2: Creating object instances isolated to the current actor:
Realm objects need to be confined to some sort of isolation context which ensures that the objects will only be used from one thread at a time and allows us to schedule work to be performed in the isolation context from outside of it. Actors satisfy both of these, so we have:
struct Realm { // not Sendable
init<A: Actor>(configuration: Realm.Configuration, actor: A) async throws
}
Since it's non-Sendable, normal sendability checking ensures it doesn't leave the isolation context it's created in (until RBI breaks that?), and the actor instance is stored and used to schedule work inside the isolation context. The problems is this API are that it's a bit clunky (since you have to explicitly pass in the current actor), and more importantly it kinda doesn't work. The actor parameter isn't isolated
because isolated parameters for initializers were never implemented, which is something I discovered while first implementing this and then apparently completely forgot about without ever filing a bug report. The actual implementation immediately dispatches to a function which does have an isolated parameter, and this whole thing produces several sendability warnings.
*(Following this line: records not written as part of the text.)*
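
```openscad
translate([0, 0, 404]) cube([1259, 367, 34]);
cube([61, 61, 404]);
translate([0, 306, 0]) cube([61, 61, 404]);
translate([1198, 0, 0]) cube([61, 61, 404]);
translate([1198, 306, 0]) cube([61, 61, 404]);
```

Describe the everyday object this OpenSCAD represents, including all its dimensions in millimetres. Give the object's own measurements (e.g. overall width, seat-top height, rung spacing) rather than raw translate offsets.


A long wooden bench with a 1259 mm (x) × 367 mm (y) seat, 34 mm thick, its top surface 438 mm above the floor. Four 61 mm square legs at the seat corners, flush with the edges, run from z = 0 to the seat underside.


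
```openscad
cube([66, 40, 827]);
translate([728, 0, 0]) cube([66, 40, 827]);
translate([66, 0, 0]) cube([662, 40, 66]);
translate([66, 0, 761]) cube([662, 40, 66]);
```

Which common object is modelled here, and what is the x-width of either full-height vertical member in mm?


A picture frame. The border width is 66 mm.

Four thin pieces enclosing a rectangular opening — a picture frame. The two full-height stiles are 827 mm tall; the top rail sits at z = 761 and is 66 mm tall, so the border above the opening is 827 − 761 = 66 mm, matching the stile x-width.


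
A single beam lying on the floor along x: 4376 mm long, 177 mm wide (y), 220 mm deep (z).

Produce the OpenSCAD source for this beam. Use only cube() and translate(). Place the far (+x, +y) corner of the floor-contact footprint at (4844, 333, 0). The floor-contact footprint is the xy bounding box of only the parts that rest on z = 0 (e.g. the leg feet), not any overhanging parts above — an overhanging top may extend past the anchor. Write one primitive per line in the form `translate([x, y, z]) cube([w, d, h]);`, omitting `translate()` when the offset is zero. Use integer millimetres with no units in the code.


translate([468, 156, 0]) cube([4376, 177, 220]);


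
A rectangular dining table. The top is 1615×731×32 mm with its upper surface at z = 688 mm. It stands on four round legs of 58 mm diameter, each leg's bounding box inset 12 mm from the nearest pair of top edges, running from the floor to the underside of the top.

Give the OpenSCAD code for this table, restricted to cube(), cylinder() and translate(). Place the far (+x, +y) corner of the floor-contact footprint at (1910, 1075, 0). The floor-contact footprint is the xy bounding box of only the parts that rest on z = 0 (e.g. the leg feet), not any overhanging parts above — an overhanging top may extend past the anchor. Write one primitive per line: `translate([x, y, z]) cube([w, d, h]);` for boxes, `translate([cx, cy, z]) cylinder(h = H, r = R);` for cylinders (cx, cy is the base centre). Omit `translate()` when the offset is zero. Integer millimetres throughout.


// leg_h = 688 - 32 = 656
translate([307, 356, 656]) cube([1615, 731, 32]);
translate([348, 397, 0]) cylinder(h = 656, r = 29);
translate([1881, 397, 0]) cylinder(h = 656, r = 29);
translate([348, 1046, 0]) cylinder(h = 656, r = 29);
translate([1881, 1046, 0]) cylinder(h = 656, r = 29);


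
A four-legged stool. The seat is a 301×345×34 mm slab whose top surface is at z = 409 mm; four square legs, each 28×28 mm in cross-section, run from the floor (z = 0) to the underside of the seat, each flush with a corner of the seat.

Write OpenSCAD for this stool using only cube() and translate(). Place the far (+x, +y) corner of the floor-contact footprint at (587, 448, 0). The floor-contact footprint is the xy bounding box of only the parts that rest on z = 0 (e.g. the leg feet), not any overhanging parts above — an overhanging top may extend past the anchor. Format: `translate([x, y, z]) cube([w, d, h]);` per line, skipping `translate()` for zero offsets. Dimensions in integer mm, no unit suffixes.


translate([286, 103, 375]) cube([301, 345, 34]);
translate([286, 103, 0]) cube([28, 28, 375]);
translate([559, 103, 0]) cube([28, 28, 375]);
translate([286, 420, 0]) cube([28, 28, 375]);
translate([559, 420, 0]) cube([28, 28, 375]);


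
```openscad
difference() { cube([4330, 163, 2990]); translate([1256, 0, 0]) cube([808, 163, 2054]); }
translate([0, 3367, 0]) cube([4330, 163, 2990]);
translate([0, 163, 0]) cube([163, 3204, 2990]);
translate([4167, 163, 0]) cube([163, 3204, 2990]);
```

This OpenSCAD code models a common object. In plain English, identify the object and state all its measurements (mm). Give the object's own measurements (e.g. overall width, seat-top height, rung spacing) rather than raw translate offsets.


A single room: four walls, each 2990 mm tall and 163 mm thick, enclosing an outside footprint 4330×3530 mm (x × y), no floor or roof. The front and back walls (−y and +y sides) run the full x-width; the side walls fit between their inner faces. A door opening 808 mm wide and 2054 mm tall is cut through the front wall from the floor up, its −x edge 1256 mm from the wall's −x end.


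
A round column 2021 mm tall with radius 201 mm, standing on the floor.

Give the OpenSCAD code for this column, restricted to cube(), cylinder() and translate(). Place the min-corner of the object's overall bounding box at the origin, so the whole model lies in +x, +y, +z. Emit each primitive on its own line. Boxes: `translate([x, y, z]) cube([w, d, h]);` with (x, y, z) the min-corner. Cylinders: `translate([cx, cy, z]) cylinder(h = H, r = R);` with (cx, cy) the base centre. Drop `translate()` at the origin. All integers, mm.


translate([201, 201, 0]) cylinder(h = 2021, r = 201);


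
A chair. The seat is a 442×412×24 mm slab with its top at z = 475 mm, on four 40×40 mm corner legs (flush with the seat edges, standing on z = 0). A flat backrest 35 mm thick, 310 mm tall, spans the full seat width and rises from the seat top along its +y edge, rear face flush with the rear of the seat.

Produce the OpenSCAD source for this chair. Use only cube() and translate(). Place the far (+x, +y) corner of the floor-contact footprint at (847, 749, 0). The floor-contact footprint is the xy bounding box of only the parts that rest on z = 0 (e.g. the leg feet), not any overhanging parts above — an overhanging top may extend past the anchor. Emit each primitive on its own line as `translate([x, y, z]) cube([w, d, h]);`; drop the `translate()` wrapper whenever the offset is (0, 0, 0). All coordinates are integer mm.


translate([405, 337, 451]) cube([442, 412, 24]);
translate([405, 337, 0]) cube([40, 40, 451]);
translate([807, 337, 0]) cube([40, 40, 451]);
translate([405, 709, 0]) cube([40, 40, 451]);
translate([807, 709, 0]) cube([40, 40, 451]);
translate([405, 714, 475]) cube([442, 35, 310]);


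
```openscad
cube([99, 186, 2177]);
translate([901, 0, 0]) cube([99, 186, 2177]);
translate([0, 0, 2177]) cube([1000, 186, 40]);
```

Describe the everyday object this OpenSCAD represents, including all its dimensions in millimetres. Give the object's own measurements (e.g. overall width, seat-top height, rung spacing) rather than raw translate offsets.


A door frame. The clear opening is 802 mm wide and 2177 mm high. Two 99 mm wide jambs, 186 mm deep, stand either side of the opening from the floor to the top of the opening. A 40 mm thick head sits across the top of both jambs, spanning the full outside width of the frame.


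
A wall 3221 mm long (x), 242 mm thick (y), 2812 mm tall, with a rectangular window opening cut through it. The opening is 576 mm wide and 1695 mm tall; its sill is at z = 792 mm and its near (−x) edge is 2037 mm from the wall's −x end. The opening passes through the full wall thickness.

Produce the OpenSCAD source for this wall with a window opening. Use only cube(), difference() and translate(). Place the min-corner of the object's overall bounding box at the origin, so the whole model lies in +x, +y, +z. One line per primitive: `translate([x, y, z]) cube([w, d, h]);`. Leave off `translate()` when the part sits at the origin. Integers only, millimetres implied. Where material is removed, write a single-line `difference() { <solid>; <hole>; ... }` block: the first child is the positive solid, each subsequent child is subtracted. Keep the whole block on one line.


difference() { cube([3221, 242, 2812]); translate([2037, 0, 792]) cube([576, 242, 1695]); }


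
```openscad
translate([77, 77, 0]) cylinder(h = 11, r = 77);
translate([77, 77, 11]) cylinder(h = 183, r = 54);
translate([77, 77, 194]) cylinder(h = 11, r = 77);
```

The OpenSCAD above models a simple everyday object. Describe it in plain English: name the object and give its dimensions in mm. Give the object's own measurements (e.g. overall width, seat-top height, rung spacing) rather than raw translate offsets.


A spool: two coaxial disc flanges of radius 77 mm and thickness 11 mm, joined by a core cylinder of radius 54 mm and height 183 mm. The lower flange rests on z = 0 and the three cylinders share a vertical axis.


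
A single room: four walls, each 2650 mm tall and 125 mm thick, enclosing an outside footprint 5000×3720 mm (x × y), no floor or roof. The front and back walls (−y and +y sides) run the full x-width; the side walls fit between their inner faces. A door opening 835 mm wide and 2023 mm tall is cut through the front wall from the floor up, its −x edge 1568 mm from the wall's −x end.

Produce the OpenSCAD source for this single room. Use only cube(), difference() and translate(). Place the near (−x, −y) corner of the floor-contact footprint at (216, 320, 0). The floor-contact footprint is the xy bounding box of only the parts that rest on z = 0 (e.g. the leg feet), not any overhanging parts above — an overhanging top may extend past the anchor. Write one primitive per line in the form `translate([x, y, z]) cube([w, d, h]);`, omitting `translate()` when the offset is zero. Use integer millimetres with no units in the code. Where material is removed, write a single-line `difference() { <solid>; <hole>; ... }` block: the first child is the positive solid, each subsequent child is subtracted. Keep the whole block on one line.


difference() { translate([216, 320, 0]) cube([5000, 125, 2650]); translate([1784, 320, 0]) cube([835, 125, 2023]); }
translate([216, 3915, 0]) cube([5000, 125, 2650]);
translate([216, 445, 0]) cube([125, 3470, 2650]);
translate([5091, 445, 0]) cube([125, 3470, 2650]);


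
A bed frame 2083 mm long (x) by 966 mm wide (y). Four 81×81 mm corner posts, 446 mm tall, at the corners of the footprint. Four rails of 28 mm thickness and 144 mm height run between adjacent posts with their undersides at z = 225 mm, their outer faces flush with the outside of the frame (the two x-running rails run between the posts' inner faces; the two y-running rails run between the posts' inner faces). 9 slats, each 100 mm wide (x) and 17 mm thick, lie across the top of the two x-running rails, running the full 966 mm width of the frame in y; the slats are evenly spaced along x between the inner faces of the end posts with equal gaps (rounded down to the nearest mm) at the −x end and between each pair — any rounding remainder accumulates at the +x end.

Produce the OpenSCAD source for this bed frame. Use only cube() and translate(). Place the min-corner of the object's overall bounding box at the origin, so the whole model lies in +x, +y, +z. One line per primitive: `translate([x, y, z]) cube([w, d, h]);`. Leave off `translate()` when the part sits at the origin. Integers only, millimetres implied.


// slat z = rail_z + rail_h = 225 + 144 = 369
// slat gap = ⌊(1921 − 9·100) / 10⌋ = 102
cube([81, 81, 446]);
translate([0, 885, 0]) cube([81, 81, 446]);
translate([2002, 0, 0]) cube([81, 81, 446]);
translate([2002, 885, 0]) cube([81, 81, 446]);
translate([81, 0, 225]) cube([1921, 28, 144]);
translate([81, 938, 225]) cube([1921, 28, 144]);
translate([0, 81, 225]) cube([28, 804, 144]);
translate([2055, 81, 225]) cube([28, 804, 144]);
translate([183, 0, 369]) cube([100, 966, 17]);
translate([385, 0, 369]) cube([100, 966, 17]);
translate([587, 0, 369]) cube([100, 966, 17]);
translate([789, 0, 369]) cube([100, 966, 17]);
translate([991, 0, 369]) cube([100, 966, 17]);
translate([1193, 0, 369]) cube([100, 966, 17]);
translate([1395, 0, 369]) cube([100, 966, 17]);
translate([1597, 0, 369]) cube([100, 966, 17]);
translate([1799, 0, 369]) cube([100, 966, 17]);


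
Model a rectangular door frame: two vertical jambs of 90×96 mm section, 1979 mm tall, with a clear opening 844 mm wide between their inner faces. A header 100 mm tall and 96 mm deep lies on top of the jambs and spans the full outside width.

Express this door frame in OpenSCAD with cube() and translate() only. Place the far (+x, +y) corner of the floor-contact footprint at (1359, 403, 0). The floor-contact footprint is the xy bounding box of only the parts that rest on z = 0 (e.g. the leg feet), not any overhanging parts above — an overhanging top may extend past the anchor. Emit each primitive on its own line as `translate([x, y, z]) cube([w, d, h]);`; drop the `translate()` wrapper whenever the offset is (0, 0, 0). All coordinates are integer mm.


translate([335, 307, 0]) cube([90, 96, 1979]);
translate([1269, 307, 0]) cube([90, 96, 1979]);
translate([335, 307, 1979]) cube([1024, 96, 100]);


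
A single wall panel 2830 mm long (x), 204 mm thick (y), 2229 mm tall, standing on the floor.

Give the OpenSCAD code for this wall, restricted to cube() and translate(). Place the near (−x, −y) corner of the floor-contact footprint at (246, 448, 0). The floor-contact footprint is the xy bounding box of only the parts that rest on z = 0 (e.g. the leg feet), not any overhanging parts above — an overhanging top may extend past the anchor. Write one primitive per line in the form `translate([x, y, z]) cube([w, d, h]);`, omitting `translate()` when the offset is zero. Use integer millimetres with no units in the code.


translate([246, 448, 0]) cube([2830, 204, 2229]);


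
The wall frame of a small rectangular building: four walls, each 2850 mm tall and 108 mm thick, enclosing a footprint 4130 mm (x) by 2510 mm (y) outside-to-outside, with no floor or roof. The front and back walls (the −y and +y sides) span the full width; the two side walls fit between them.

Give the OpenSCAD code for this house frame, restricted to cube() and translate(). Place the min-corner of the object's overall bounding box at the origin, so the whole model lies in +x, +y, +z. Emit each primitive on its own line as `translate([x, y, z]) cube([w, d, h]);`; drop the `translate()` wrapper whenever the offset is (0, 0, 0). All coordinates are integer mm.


cube([4130, 108, 2850]);
translate([0, 2402, 0]) cube([4130, 108, 2850]);
translate([0, 108, 0]) cube([108, 2294, 2850]);
translate([4022, 108, 0]) cube([108, 2294, 2850]);


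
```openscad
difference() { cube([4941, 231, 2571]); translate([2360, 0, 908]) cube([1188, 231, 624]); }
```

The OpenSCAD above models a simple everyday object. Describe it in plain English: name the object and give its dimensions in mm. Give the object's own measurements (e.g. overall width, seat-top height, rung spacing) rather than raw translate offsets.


A wall 4941 mm long (x), 231 mm thick (y), 2571 mm tall, with a rectangular window opening cut through it. The opening is 1188 mm wide and 624 mm tall; its sill is at z = 908 mm and its near (−x) edge is 2360 mm from the wall's −x end. The opening passes through the full wall thickness.


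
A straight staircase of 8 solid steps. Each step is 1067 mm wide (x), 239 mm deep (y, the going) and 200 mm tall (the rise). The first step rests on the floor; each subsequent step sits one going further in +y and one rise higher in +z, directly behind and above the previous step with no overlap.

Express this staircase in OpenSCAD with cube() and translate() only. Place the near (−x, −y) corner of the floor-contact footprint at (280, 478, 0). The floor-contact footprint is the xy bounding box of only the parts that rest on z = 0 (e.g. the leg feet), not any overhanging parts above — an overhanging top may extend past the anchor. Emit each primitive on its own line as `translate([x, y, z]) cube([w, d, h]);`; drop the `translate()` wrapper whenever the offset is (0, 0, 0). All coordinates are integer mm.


translate([280, 478, 0]) cube([1067, 239, 200]);
translate([280, 717, 200]) cube([1067, 239, 200]);
translate([280, 956, 400]) cube([1067, 239, 200]);
translate([280, 1195, 600]) cube([1067, 239, 200]);
translate([280, 1434, 800]) cube([1067, 239, 200]);
translate([280, 1673, 1000]) cube([1067, 239, 200]);
translate([280, 1912, 1200]) cube([1067, 239, 200]);
translate([280, 2151, 1400]) cube([1067, 239, 200]);


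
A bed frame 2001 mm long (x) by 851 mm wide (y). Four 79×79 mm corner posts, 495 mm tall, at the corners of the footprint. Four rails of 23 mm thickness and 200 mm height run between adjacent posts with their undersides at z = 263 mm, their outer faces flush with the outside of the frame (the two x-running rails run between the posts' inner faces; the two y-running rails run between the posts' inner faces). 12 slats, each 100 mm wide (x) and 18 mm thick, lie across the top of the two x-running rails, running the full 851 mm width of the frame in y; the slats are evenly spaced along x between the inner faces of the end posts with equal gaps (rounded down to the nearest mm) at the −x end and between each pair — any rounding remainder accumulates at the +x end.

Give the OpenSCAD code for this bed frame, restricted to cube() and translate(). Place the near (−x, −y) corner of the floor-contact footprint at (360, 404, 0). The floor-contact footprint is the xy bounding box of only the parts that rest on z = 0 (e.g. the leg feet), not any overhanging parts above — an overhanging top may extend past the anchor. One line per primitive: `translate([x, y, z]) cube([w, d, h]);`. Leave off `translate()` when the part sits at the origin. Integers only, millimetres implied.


translate([360, 404, 0]) cube([79, 79, 495]);
translate([360, 1176, 0]) cube([79, 79, 495]);
translate([2282, 404, 0]) cube([79, 79, 495]);
translate([2282, 1176, 0]) cube([79, 79, 495]);
translate([439, 404, 263]) cube([1843, 23, 200]);
translate([439, 1232, 263]) cube([1843, 23, 200]);
translate([360, 483, 263]) cube([23, 693, 200]);
translate([2338, 483, 263]) cube([23, 693, 200]);
translate([488, 404, 463]) cube([100, 851, 18]);
translate([637, 404, 463]) cube([100, 851, 18]);
translate([786, 404, 463]) cube([100, 851, 18]);
translate([935, 404, 463]) cube([100, 851, 18]);
translate([1084, 404, 463]) cube([100, 851, 18]);
translate([1233, 404, 463]) cube([100, 851, 18]);
translate([1382, 404, 463]) cube([100, 851, 18]);
translate([1531, 404, 463]) cube([100, 851, 18]);
translate([1680, 404, 463]) cube([100, 851, 18]);
translate([1829, 404, 463]) cube([100, 851, 18]);
translate([1978, 404, 463]) cube([100, 851, 18]);
translate([2127, 404, 463]) cube([100, 851, 18]);


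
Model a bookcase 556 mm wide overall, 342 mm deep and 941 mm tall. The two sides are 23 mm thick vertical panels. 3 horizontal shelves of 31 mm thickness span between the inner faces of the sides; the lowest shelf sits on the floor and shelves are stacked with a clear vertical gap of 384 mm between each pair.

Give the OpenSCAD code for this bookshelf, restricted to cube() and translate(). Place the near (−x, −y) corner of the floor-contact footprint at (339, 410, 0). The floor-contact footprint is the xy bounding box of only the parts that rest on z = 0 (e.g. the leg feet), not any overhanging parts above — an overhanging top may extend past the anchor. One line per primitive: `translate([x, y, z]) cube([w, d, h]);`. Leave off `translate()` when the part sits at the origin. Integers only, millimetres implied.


translate([339, 410, 0]) cube([23, 342, 941]);
translate([872, 410, 0]) cube([23, 342, 941]);
translate([362, 410, 0]) cube([510, 342, 31]);
translate([362, 410, 415]) cube([510, 342, 31]);
translate([362, 410, 830]) cube([510, 342, 31]);


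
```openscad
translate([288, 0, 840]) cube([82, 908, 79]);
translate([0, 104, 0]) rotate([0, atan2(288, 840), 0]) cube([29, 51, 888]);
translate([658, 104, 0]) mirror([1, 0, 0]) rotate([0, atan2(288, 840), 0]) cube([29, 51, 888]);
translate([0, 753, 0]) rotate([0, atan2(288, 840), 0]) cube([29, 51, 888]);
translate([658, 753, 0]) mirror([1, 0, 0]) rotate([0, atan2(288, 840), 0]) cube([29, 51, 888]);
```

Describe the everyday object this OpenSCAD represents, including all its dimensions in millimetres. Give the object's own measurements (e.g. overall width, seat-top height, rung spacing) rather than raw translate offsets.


A sawhorse. A 82×908×79 mm beam (x, y, z) sits on two A-frame leg pairs. Each pair is two raked legs of 29×51 mm section (51 mm along y) splaying symmetrically in x. Each leg rises 840 mm vertically over 288 mm of horizontal reach and is 888 mm long along its own axis. Every leg's outer bottom edge rests on the floor and its outer top edge meets a bottom edge of the beam — the left legs (tilting toward +x) meet the beam's −x bottom edge, the right legs (their mirror images, tilting toward −x) meet its +x bottom edge — so the leg tops tuck under the beam, the beam's underside is 840 mm above the floor, and the feet are 658 mm apart outside-to-outside with the beam centred between them. The two leg pairs are set in 104 mm from either end of the beam.


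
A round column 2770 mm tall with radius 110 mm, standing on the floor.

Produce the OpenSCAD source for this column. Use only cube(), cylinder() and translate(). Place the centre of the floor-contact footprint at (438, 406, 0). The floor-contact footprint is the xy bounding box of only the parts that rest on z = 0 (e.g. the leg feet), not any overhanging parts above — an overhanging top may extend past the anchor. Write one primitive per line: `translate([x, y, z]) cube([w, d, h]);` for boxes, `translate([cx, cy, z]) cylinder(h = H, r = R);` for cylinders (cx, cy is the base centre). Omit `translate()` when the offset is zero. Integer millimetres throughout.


translate([438, 406, 0]) cylinder(h = 2770, r = 110);


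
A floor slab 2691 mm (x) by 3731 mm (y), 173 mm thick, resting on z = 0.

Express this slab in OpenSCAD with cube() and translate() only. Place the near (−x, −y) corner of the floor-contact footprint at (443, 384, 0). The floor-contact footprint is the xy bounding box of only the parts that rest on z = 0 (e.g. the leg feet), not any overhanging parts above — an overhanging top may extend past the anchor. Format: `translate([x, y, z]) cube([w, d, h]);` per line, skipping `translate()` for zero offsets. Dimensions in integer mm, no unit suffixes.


translate([443, 384, 0]) cube([2691, 3731, 173]);


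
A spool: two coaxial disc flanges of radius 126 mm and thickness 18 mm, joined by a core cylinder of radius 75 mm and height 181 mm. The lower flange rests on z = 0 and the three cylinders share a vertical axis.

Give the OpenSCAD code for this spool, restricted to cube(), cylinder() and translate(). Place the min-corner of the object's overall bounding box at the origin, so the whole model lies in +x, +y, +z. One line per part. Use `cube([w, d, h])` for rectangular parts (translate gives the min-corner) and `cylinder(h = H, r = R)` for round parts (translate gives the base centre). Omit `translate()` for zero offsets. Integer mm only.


translate([126, 126, 0]) cylinder(h = 18, r = 126);
translate([126, 126, 18]) cylinder(h = 181, r = 75);
translate([126, 126, 199]) cylinder(h = 18, r = 126);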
From reading the proposal I think I should be able to do init(configuration: Realm.Configuration, actor: any Actor = #isolated) async throws
and everything will work exactly as desired.
3: Passing isolation parameters to obj-c async functions
We have a Swift wrapper around a c++/obj-c library, and so some of the Swift async functions end up making called to bridged obj-c functions. In Swift 5.9 these started producing sendability warnings which we made go away by marking the obj-c functions with __attribute__((swift_attr("@_unsafeInheritExecutor")))
(which I somewhat suspect may not be something that intentionally works).
If it's possible to implement it'd be nice to have something along the lines of __attribute__((swift_isolated(1)))
to indicate that the first parameter is an isolated actor parameter.
My other thought on this is that withCheckedContinuation()
should use #isolated
. We switched from it to using obj-c async function bridging because on the backdeployed runtime it failed to inherit the caller's executor and so didn't call the block synchronously on the caller's thread as the documentation claims it does. Switching from using _unsafeInheritExecutor
to an official language feature for it should make it more reliable and less weird?